October 6, 2021 by Dave Haynes
A new museum that’s opened along Shanghai’s famed riverfront features a huge LED video wall that is easily seen by looking across Huangpu River from the Bund at the ultra-modern skyline.
In a press release I would politely call confusing as hell, Chinese LED manufacturer LianTronics relates the story behind “Shanghai’s Largest Outdoor Small-pitch LED Wall” – which based on the images provided is actually inside the museum building. So you could say outdoor-facing. Just to make me more confused, the indoor display is described as IP65-rated, which means it can handle a spray from a water jet, which as you know happens all the time in art museums???

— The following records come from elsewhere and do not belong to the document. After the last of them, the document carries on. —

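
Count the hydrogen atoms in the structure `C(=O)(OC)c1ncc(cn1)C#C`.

Hydrogens are implicit in SMILES; fill each atom to its normal valence:
  2 × C (aromatic): 1 H each → 2
  2 × C (aromatic): no H
  2 × C: no H
  2 × N (aromatic): no H
  2 × O: no H
  1 × C: 3 H
  1 × C: 1 H
  Total hydrogens = 6.

6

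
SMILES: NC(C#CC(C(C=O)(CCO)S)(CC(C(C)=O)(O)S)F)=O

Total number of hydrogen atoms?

16

Hydrogens are implicit in SMILES; fill each atom to its normal valence:
  7 × C: no H
  3 × C: 2 H each → 6
  3 × O: no H
  2 × O: 1 H each → 2
  2 × S: 1 H each → 2
  1 × C: 3 H
  1 × C: 1 H
  1 × F: no H
  1 × N: 2 H
  Total hydrogens = 16.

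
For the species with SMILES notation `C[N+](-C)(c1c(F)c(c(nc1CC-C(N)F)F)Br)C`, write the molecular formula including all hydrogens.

Heavy atoms from the SMILES: 1 Br, 11 C, 3 F, 3 N.
Implicit hydrogens by atom environment:
  5 × C (aromatic): no H
  3 × C: 3 H each → 9
  3 × F: no H
  2 × C: 2 H each → 4
  1 × Br: no H
  1 × C: 1 H
  1 × N: 2 H
  1 × N (aromatic): no H
  1 × N (charge +1): no H
  Total hydrogens = 16.
Net charge +1.
Molecular formula: C11H16BrF3N3+

C11H16BrF3N3+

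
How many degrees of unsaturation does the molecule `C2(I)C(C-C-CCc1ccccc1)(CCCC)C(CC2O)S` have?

5

Molecular formula from the SMILES: C19H29IOS.
DoU = (2C + 2 + N − H − X)/2 = (2·19 + 2 + 0 − 29 − 1)/2 = 10/2 = 5.
(Structurally: 2 ring(s) + 3 π bond(s) = 5.)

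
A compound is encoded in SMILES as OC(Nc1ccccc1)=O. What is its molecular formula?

C7H7NO2

Heavy atoms from the SMILES: 7 C, 1 N, 2 O.
Implicit hydrogens by atom environment:
  5 × C (aromatic): 1 H each → 5
  1 × C (aromatic): no H
  1 × C: no H
  1 × N: 1 H
  1 × O: 1 H
  1 × O: no H
  Total hydrogens = 7.
Molecular formula: C7H7NO2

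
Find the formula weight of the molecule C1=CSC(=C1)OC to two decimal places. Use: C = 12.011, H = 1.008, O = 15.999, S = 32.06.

114.16

Molecular formula: C5H6OS.
M = 5×12.011 + 6×1.008 + 1×15.999 + 1×32.06 = 114.16 g/mol.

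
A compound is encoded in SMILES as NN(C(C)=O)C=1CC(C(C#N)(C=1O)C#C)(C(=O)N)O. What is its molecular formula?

C11H12N4O4

Heavy atoms from the SMILES: 11 C, 4 N, 4 O.
Implicit hydrogens by atom environment:
  8 × C: no H
  2 × N: 2 H each → 4
  2 × N: no H
  2 × O: 1 H each → 2
  2 × O: no H
  1 × C: 3 H
  1 × C: 2 H
  1 × C: 1 H
  Total hydrogens = 12.
Molecular formula: C11H12N4O4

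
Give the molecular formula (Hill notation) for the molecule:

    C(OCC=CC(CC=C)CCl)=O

C9H13ClO2

Heavy atoms from the SMILES: 9 C, 1 Cl, 2 O.
Implicit hydrogens by atom environment:
  5 × C: 1 H each → 5
  4 × C: 2 H each → 8
  2 × O: no H
  1 × Cl: no H
  Total hydrogens = 13.
Molecular formula: C9H13ClO2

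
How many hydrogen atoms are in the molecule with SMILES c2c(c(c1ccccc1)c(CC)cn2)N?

14

Hydrogens are implicit in SMILES; fill each atom to its normal valence:
  7 × C (aromatic): 1 H each → 7
  4 × C (aromatic): no H
  1 × C: 3 H
  1 × C: 2 H
  1 × N: 2 H
  1 × N (aromatic): no H
  Total hydrogens = 14.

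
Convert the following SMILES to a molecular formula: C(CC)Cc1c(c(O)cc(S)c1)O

C10H14O2S

Heavy atoms from the SMILES: 10 C, 2 O, 1 S.
Implicit hydrogens by atom environment:
  4 × C (aromatic): no H
  3 × C: 2 H each → 6
  2 × C (aromatic): 1 H each → 2
  2 × O: 1 H each → 2
  1 × C: 3 H
  1 × S: 1 H
  Total hydrogens = 14.
Molecular formula: C10H14O2S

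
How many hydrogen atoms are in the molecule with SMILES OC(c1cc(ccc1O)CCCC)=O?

14

Hydrogens are implicit in SMILES; fill each atom to its normal valence:
  3 × C: 2 H each → 6
  3 × C (aromatic): 1 H each → 3
  3 × C (aromatic): no H
  2 × O: 1 H each → 2
  1 × C: 3 H
  1 × C: no H
  1 × O: no H
  Total hydrogens = 14.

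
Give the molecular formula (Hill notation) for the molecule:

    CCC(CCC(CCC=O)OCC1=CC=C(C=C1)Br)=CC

Heavy atoms from the SMILES: 1 Br, 18 C, 2 O.
Implicit hydrogens by atom environment:
  6 × C: 2 H each → 12
  4 × C (aromatic): 1 H each → 4
  3 × C: 1 H each → 3
  2 × C: 3 H each → 6
  2 × C (aromatic): no H
  2 × O: no H
  1 × Br: no H
  1 × C: no H
  Total hydrogens = 25.
Molecular formula: C18H25BrO2

C18H25BrO2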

LianTronics also manages to call the display both fine pitch and small pitch. It’s 3mm, so that is most accurately described as small pitch, or borderline fine depending on who you ask.

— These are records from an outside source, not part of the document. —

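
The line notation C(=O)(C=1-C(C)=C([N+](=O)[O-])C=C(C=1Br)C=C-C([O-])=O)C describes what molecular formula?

C12H9BrNO5-

Heavy atoms from the SMILES: 1 Br, 12 C, 1 N, 5 O.
Implicit hydrogens by atom environment:
  5 × C (aromatic): no H
  3 × O: no H
  2 × C: 3 H each → 6
  2 × C: 1 H each → 2
  2 × C: no H
  2 × O (charge -1): no H
  1 × Br: no H
  1 × C (aromatic): 1 H
  1 × N (charge +1): no H
  Total hydrogens = 9.
Net charge -1.
Molecular formula: C12H9BrNO5-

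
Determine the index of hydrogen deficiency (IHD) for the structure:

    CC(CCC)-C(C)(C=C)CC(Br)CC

1

Molecular formula from the SMILES: C13H25Br.
DoU = (2C + 2 + N − H − X)/2 = (2·13 + 2 + 0 − 25 − 1)/2 = 2/2 = 1.
(Structurally: 0 ring(s) + 1 π bond(s) = 1.)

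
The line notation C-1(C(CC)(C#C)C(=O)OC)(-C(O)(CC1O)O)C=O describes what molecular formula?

Heavy atoms from the SMILES: 12 C, 6 O.
Implicit hydrogens by atom environment:
  5 × C: no H
  3 × C: 1 H each → 3
  3 × O: 1 H each → 3
  3 × O: no H
  2 × C: 3 H each → 6
  2 × C: 2 H each → 4
  Total hydrogens = 16.
Molecular formula: C12H16O6

C12H16O6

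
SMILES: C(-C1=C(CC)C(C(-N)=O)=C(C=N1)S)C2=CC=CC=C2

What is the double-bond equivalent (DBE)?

9

Molecular formula from the SMILES: C15H16N2OS.
DoU = (2C + 2 + N − H − X)/2 = (2·15 + 2 + 2 − 16 − 0)/2 = 18/2 = 9.
(Structurally: 2 ring(s) + 7 π bond(s) = 9.)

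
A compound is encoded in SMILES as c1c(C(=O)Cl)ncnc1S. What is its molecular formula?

C5H3ClN2OS

Heavy atoms from the SMILES: 5 C, 1 Cl, 2 N, 1 O, 1 S.
Implicit hydrogens by atom environment:
  2 × C (aromatic): 1 H each → 2
  2 × C (aromatic): no H
  2 × N (aromatic): no H
  1 × C: no H
  1 × Cl: no H
  1 × O: no H
  1 × S: 1 H
  Total hydrogens = 3.
Molecular formula: C5H3ClN2OS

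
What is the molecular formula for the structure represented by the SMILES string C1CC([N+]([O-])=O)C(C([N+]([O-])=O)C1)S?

C6H10N2O4S

Heavy atoms from the SMILES: 6 C, 2 N, 4 O, 1 S.
Implicit hydrogens by atom environment:
  3 × C: 2 H each → 6
  3 × C: 1 H each → 3
  2 × N (charge +1): no H
  2 × O: no H
  2 × O (charge -1): no H
  1 × S: 1 H
  Total hydrogens = 10.
Molecular formula: C6H10N2O4S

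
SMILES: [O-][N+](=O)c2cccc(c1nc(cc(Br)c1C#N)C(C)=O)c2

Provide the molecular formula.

C14H8BrN3O3

Heavy atoms from the SMILES: 1 Br, 14 C, 3 N, 3 O.
Implicit hydrogens by atom environment:
  6 × C (aromatic): no H
  5 × C (aromatic): 1 H each → 5
  2 × C: no H
  2 × O: no H
  1 × Br: no H
  1 × C: 3 H
  1 × N (aromatic): no H
  1 × N: no H
  1 × N (charge +1): no H
  1 × O (charge -1): no H
  Total hydrogens = 8.
Molecular formula: C14H8BrN3O3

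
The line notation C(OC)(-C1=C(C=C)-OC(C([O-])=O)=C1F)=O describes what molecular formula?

C9H6FO5-

Heavy atoms from the SMILES: 9 C, 1 F, 5 O.
Implicit hydrogens by atom environment:
  4 × C (aromatic): no H
  3 × O: no H
  2 × C: no H
  1 × C: 3 H
  1 × C: 2 H
  1 × C: 1 H
  1 × F: no H
  1 × O (aromatic): no H
  1 × O (charge -1): no H
  Total hydrogens = 6.
Net charge -1.
Molecular formula: C9H6FO5-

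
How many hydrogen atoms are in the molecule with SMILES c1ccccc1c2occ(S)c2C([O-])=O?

Hydrogens are implicit in SMILES; fill each atom to its normal valence:
  6 × C (aromatic): 1 H each → 6
  4 × C (aromatic): no H
  1 × C: no H
  1 × O (aromatic): no H
  1 × O: no H
  1 × O (charge -1): no H
  1 × S: 1 H
  Total hydrogens = 7.

7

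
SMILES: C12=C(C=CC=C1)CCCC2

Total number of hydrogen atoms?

Hydrogens are implicit in SMILES; fill each atom to its normal valence:
  4 × C: 2 H each → 8
  4 × C (aromatic): 1 H each → 4
  2 × C (aromatic): no H
  Total hydrogens = 12.

12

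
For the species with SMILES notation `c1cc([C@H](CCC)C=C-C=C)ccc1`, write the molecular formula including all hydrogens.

C14H18

Heavy atoms from the SMILES: 14 C.
Implicit hydrogens by atom environment:
  5 × C (aromatic): 1 H each → 5
  4 × C: 1 H each → 4
  3 × C: 2 H each → 6
  1 × C: 3 H
  1 × C (aromatic): no H
  Total hydrogens = 18.
Molecular formula: C14H18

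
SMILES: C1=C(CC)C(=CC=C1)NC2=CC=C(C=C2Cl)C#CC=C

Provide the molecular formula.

Heavy atoms from the SMILES: 18 C, 1 Cl, 1 N.
Implicit hydrogens by atom environment:
  7 × C (aromatic): 1 H each → 7
  5 × C (aromatic): no H
  2 × C: 2 H each → 4
  2 × C: no H
  1 × C: 3 H
  1 × C: 1 H
  1 × Cl: no H
  1 × N: 1 H
  Total hydrogens = 16.
Molecular formula: C18H16ClN

C18H16ClN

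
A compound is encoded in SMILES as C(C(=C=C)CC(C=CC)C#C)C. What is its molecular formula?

Heavy atoms from the SMILES: 12 C.
Implicit hydrogens by atom environment:
  4 × C: 1 H each → 4
  3 × C: 2 H each → 6
  3 × C: no H
  2 × C: 3 H each → 6
  Total hydrogens = 16.
Molecular formula: C12H16

C12H16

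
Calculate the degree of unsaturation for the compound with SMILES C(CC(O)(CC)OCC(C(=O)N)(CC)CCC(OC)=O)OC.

Molecular formula from the SMILES: C15H29NO6.
DoU = (2C + 2 + N − H − X)/2 = (2·15 + 2 + 1 − 29 − 0)/2 = 4/2 = 2.
(Structurally: 0 ring(s) + 2 π bond(s) = 2.)

2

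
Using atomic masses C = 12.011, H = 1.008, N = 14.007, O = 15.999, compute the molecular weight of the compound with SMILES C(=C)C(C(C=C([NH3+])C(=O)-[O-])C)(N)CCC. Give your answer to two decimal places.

Molecular formula: C11H20N2O2.
M = 11×12.011 + 20×1.008 + 2×14.007 + 2×15.999 = 212.29 g/mol.

212.29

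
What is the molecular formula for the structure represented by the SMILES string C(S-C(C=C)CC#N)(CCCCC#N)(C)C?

Heavy atoms from the SMILES: 13 C, 2 N, 1 S.
Implicit hydrogens by atom environment:
  6 × C: 2 H each → 12
  3 × C: no H
  2 × C: 3 H each → 6
  2 × C: 1 H each → 2
  2 × N: no H
  1 × S: no H
  Total hydrogens = 20.
Molecular formula: C13H20N2S

C13H20N2S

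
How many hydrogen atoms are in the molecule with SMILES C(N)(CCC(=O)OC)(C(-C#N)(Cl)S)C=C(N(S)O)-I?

13

Hydrogens are implicit in SMILES; fill each atom to its normal valence:
  5 × C: no H
  2 × C: 2 H each → 4
  2 × N: no H
  2 × O: no H
  2 × S: 1 H each → 2
  1 × C: 3 H
  1 × C: 1 H
  1 × Cl: no H
  1 × I: no H
  1 × N: 2 H
  1 × O: 1 H
  Total hydrogens = 13.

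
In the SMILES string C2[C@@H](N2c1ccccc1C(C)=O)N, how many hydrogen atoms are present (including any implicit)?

Hydrogens are implicit in SMILES; fill each atom to its normal valence:
  4 × C (aromatic): 1 H each → 4
  2 × C (aromatic): no H
  1 × C: 3 H
  1 × C: 2 H
  1 × C: 1 H
  1 × C: no H
  1 × N: 2 H
  1 × N: no H
  1 × O: no H
  Total hydrogens = 12.

12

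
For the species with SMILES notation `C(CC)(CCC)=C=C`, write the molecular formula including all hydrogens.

C8H14

Heavy atoms from the SMILES: 8 C.
Implicit hydrogens by atom environment:
  4 × C: 2 H each → 8
  2 × C: 3 H each → 6
  2 × C: no H
  Total hydrogens = 14.
Molecular formula: C8H14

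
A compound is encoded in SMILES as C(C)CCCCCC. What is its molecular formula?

C8H18

Heavy atoms from the SMILES: 8 C.
Implicit hydrogens by atom environment:
  6 × C: 2 H each → 12
  2 × C: 3 H each → 6
  Total hydrogens = 18.
Molecular formula: C8H18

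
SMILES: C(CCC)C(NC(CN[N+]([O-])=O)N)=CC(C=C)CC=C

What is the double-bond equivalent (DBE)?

4

Molecular formula from the SMILES: C14H26N4O2.
DoU = (2C + 2 + N − H − X)/2 = (2·14 + 2 + 4 − 26 − 0)/2 = 8/2 = 4.
(Structurally: 0 ring(s) + 4 π bond(s) = 4.)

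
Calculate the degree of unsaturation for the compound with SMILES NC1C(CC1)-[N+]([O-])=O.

2

Molecular formula from the SMILES: C4H8N2O2.
DoU = (2C + 2 + N − H − X)/2 = (2·4 + 2 + 2 − 8 − 0)/2 = 4/2 = 2.
(Structurally: 1 ring(s) + 1 π bond(s) = 2.)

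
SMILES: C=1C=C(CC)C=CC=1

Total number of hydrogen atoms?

Hydrogens are implicit in SMILES; fill each atom to its normal valence:
  5 × C (aromatic): 1 H each → 5
  1 × C: 3 H
  1 × C: 2 H
  1 × C (aromatic): no H
  Total hydrogens = 10.

10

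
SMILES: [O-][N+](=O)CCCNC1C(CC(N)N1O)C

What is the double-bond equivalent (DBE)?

Molecular formula from the SMILES: C8H18N4O3.
DoU = (2C + 2 + N − H − X)/2 = (2·8 + 2 + 4 − 18 − 0)/2 = 4/2 = 2.
(Structurally: 1 ring(s) + 1 π bond(s) = 2.)

2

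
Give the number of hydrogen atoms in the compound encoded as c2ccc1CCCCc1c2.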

The Museum of Art Pudong (MAP) is composed, says LianTronics, of two pieces of “giant glass” curtain walls in the depth of 5 meters, the width of 55 meters and the heights of 12 meters and 6 meters respectively. “LianTronics-made giant small-pitch screen just stands behind the “large glass”, with a total area of 800 sq.m. Far beyond 10K standard resolution, the huge LED wall carries nearly 86 million pixels to open a window to present the remarkable masterpieces of world art.”
As far as I can tell from the description and images – and I could be wrong here – the big LED wall is set back from the main curtain glass wall by about 15 feet, and has a second curtain glass wall in front of it. “The 10cm distance between the video wall surface and the glass has prevented us from touching the screen surface and limited the operation space for us.”

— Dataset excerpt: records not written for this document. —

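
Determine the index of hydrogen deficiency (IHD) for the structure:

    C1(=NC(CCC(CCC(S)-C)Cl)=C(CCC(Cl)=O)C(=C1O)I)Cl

5

Molecular formula from the SMILES: C15H19Cl3INO2S.
DoU = (2C + 2 + N − H − X)/2 = (2·15 + 2 + 1 − 19 − 4)/2 = 10/2 = 5.
(Structurally: 1 ring(s) + 4 π bond(s) = 5.)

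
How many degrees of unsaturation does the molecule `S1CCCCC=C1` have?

Molecular formula from the SMILES: C6H10S.
DoU = (2C + 2 + N − H − X)/2 = (2·6 + 2 + 0 − 10 − 0)/2 = 4/2 = 2.
(Structurally: 1 ring(s) + 1 π bond(s) = 2.)

2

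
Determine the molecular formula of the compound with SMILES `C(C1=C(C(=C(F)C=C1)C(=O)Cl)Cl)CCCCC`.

C13H15Cl2FO

Heavy atoms from the SMILES: 13 C, 2 Cl, 1 F, 1 O.
Implicit hydrogens by atom environment:
  5 × C: 2 H each → 10
  4 × C (aromatic): no H
  2 × C (aromatic): 1 H each → 2
  2 × Cl: no H
  1 × C: 3 H
  1 × C: no H
  1 × F: no H
  1 × O: no H
  Total hydrogens = 15.
Molecular formula: C13H15Cl2FO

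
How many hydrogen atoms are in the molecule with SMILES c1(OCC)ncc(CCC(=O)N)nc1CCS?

17

Hydrogens are implicit in SMILES; fill each atom to its normal valence:
  5 × C: 2 H each → 10
  3 × C (aromatic): no H
  2 × N (aromatic): no H
  2 × O: no H
  1 × C: 3 H
  1 × C (aromatic): 1 H
  1 × C: no H
  1 × N: 2 H
  1 × S: 1 H
  Total hydrogens = 17.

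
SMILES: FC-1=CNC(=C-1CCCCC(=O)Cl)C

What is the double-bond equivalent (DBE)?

4

Molecular formula from the SMILES: C10H13ClFNO.
DoU = (2C + 2 + N − H − X)/2 = (2·10 + 2 + 1 − 13 − 2)/2 = 8/2 = 4.
(Structurally: 1 ring(s) + 3 π bond(s) = 4.)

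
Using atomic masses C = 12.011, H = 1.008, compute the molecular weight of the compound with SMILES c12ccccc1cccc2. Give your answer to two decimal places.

Molecular formula: C10H8.
M = 10×12.011 + 8×1.008 = 128.17 g/mol.

128.17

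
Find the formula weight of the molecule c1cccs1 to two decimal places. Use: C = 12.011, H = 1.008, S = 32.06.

Molecular formula: C4H4S.
M = 4×12.011 + 4×1.008 + 1×32.06 = 84.14 g/mol.

84.14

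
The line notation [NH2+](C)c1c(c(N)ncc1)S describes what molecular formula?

C6H10N3S+

Heavy atoms from the SMILES: 6 C, 3 N, 1 S.
Implicit hydrogens by atom environment:
  3 × C (aromatic): no H
  2 × C (aromatic): 1 H each → 2
  1 × C: 3 H
  1 × N: 2 H
  1 × N (charge +1): 2 H
  1 × N (aromatic): no H
  1 × S: 1 H
  Total hydrogens = 10.
Net charge +1.
Molecular formula: C6H10N3S+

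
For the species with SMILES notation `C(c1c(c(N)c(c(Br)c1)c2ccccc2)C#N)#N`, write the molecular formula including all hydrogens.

Heavy atoms from the SMILES: 1 Br, 14 C, 3 N.
Implicit hydrogens by atom environment:
  6 × C (aromatic): 1 H each → 6
  6 × C (aromatic): no H
  2 × C: no H
  2 × N: no H
  1 × Br: no H
  1 × N: 2 H
  Total hydrogens = 8.
Molecular formula: C14H8BrN3

C14H8BrN3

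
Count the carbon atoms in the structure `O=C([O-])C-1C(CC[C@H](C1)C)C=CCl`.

10

The symbol for carbon appears 10 times in the SMILES. (Cl is a single chlorine, not C + l.)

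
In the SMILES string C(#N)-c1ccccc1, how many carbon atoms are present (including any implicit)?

The symbol for carbon appears 7 times in the SMILES. Lowercase c denotes aromatic carbon and counts toward C.

7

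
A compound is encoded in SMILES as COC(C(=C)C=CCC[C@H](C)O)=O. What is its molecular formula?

Heavy atoms from the SMILES: 10 C, 3 O.
Implicit hydrogens by atom environment:
  3 × C: 2 H each → 6
  3 × C: 1 H each → 3
  2 × C: 3 H each → 6
  2 × C: no H
  2 × O: no H
  1 × O: 1 H
  Total hydrogens = 16.
Molecular formula: C10H16O3

C10H16O3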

It appears the video wall is actually separated by a floor, explaining the 12 and 6 meter heights in the description.
I’m nattering on about the shaky description because I think clarity is a good thing in helping sell one’s pots and pans. Having said that, it’s impressive project, just based on the images.
There’s a second, somewhat unique LED installation tied to the museum. An irregular set of displays set in a cube atop the building uses LED displays, as well.
“Besides the giant “Grand Verre” LED screen, there is another creative LED cube made by LianTronics in the shape of the Museum’s logo. More than 100 special-shaped displays are perfectly embedded into the top of the building to form the pattern of “MAP” and QR-code-like part to simulate Chinese character of “福” whose meaning is “luck” in English.”
Have not been to Shanghai, unless you count changing planes at the airport, but would like to see that skyline one day.